FIG. 6 is a manufacturing process diagram showing a second embodiment.

FIG. 7 is a manufacturing process diagram showing a second embodiment.

FIG. 8 is a series of manufacturing process diagrams according to the prior art.

FIG. 9 is a series of manufacturing process diagrams according to a conventional technique.

FIG. 10 is a series of manufacturing process diagrams according to a conventional technique.

FIG. 11 is a series of manufacturing process diagrams according to a conventional technique.

FIG. 12 is a series of manufacturing process diagrams according to the related art.

FIG. 13 is a sectional view of a semiconductor polarization rotation element.

FIG. 14 is a perspective view of a semiconductor polarization rotation element.

[Explanation of symbols]

Reference Signs List 21 InP substrate 22 SiO ₂ film 23 InGaAsP layer 23a First waveguide 23b Second waveguide 24 SiO ₂ film 25 InP layer 31 InP substrate 32 SiO ₂ film 33 InGaAsP 33a First waveguide 33b Second waveguide 34 SiO ₂ film 35 InP layer

Claims (2)

[Claims] 1. A method of manufacturing a semiconductor wave plate type polarization rotating element comprising two semiconductor waveguides formed on a semiconductor substrate and arranged in parallel at different heights from the substrate surface, wherein a step is formed on the semiconductor substrate.

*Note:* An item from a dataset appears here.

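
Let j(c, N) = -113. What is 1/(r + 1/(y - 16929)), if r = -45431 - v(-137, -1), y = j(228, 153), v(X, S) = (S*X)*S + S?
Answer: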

Forming a semiconductor layer serving as a core of the waveguide on the semiconductor substrate; and processing the semiconductor layer serving as the core layer into mutually parallel stripes having a rectangular cross section. A step of forming one waveguide core at each of an upper portion and a lower portion of a step on the semiconductor substrate; and forming the same waveguide substrate on the semiconductor substrate so as to embed the two waveguide cores. And a step of growing a semiconductor material. 2. A method for manufacturing a semiconductor wave plate type polarization rotator comprising two semiconductor waveguides formed on a semiconductor substrate and arranged in parallel at different heights from the substrate surface, wherein a step is formed on the semiconductor substrate. Forming a selective growth mask having a stripe-shaped opening parallel to each other in each of the upper and lower steps of the step on the semiconductor substrate having the step; Selectively growing a stripe-shaped semiconductor waveguide core having a rectangular cross-section in each of the upper and lower openings of the step; removing the selective growth mask; and forming the waveguide on the semiconductor substrate. Growing a semiconductor material identical to that of the semiconductor substrate so as to bury the core.